I'll assume we're looking for 120 distinct sets $L(u, v).$ First note that every set $L(u, v)$ where $u, v \notin V$ is distinct from one another so if $|V| < 2000$ then the number of distinct sets $L(u, v)$ is at least $\binom{2015 - |V|}{2} \ge \binom{16}{2} = 120,$ so assume that $|V| \ge 2000.$ Now consider a vertex $v \in G$ and the vertices $v_1, v_2, \dots v_m$ that are connected to it by a non-red edge. It is clear that $L(v, v_i)$ are distinct for all $i \in \{1, 2, \dots, m\}$ (since $L(v, v_i)$ doesn't contain $v_j$ for all suitable $i \ne j$). Therefore we can assume that every vertex in $G$ has less than $120$ non-red edges. Considering the complete subgraph formed by the vertices in $V,$ we must have that it contains at least $\binom{2000 - 119}{2}$ red edges. Let $E$ be the set of these red edges and define $L(e)$ to be equivalent to $L(u, v)$ for any edge $e \in E$ that is incident to the vertices $u$ and $v.$ Now, assume for the sake of contradiction that there are less than $120$ distinct values of $L(u, v).$ Then by the pigeonhole principal there are edges $e_1, e_2, \dots, e_r \in E$ such that $L(e_1) = L(e_2) = \dots = L(e_r)$ where $r \ge \frac{\binom{2000 - 119}{2}}{119} > 120^2 + 1.$ Therefore the number of red edges between vertices in $L(e_1)$ is at least $120^2 + 1.$ Note that for every $w \in L(e_1) - \{u_1, v_1\}$ (where $u_1, v_1 \in V$ and $e_1 = u_1v_1$) we have that one of the edges $u_1w$ and $v_1w$ is non-red so by the pigeonhole principle, If $|L(e_1)| > 240$ then one of the vertices that $v_1$ or $w_1$ is incident to at least $120$ non-red edges, which by an earlier result means we are done. Therefore assume that $|L(e_1)| \le 240.$ Since the number of red edges between vertices in $L(e_1)$ is greater than $120^2 + 1$ we have by Turan's Theorem that there it contains a red triangle, contradiction. Therefore we are done.

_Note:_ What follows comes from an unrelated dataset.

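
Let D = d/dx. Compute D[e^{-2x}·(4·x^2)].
8 x \left(1 - x\right) e^{- 2 x}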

Why are we all using Turan's theorem here? Here's a very very silly solution using nothing remotely high tech. First, if $|V| < 2000,$ then this is done similar as above: $\binom{2015-|V|}{2} \ge \binom{16}{2} = 120.$ (The $\binom{16}{2}$ comes from choosing any pair of vertices not in $|V|$.) So assume that $|V| \ge 2000$. Let $v_1, v_2, \dots, v_{2000}$ be vertices in $V$. Consider the sets $L(v_1, v_2), L(v_1, v_3), L(v_1, v_4), \dots, L(v_1, v_{2000})$, so $1999$ sets. Assume that they determine less than $120$ distinct ones. Therefore, at least $\lceil 1999/119 \rceil = 17$ of the sets are the same. WLOG that $L(v_1, v_2), L(v_1, v_3), \dots, L(v_1, v_{18})$ are all the same. In particular, any triangle of the form $v_1v_iv_j$ for $2 \le i, j \le 18$ must have exactly 2 red sides. In particular, at most one of the edges $v_1v_i$ for $2 \le i \le 18$ is white. (If you have $2$ white edges, then the triangle with those two edges has at most 1 red edge) So you have $16$ red edges. Since every triangle has 2 red sides, the points with the red edges to them form a $K_{16}$ of white edges. But of course any pair of vertices in this $K_{16}$ determines a unique set $L(u, v)$, and $\binom{16}{2} = 120$ again, so we're done. Note: In fact I don't believe that I even need $|V| \ge 2000$ for this to work, as in my proof never really has to use that $v_1, v_2, \dots, v_{2000}$ are indeed in $V$. But since I did find that, I'll just leave it here.

During the test, the genius Jiyang Gao (高继扬, IMO 2014&2015 Gold Medalist) pointed out that 120 can be improved to 1007.

JG666 wrote: During the test, the genius Jiyang Gao (高继扬, IMO 2014&2015 Gold Medalist) pointed out that 120 can be improved to 1007. How did he do that?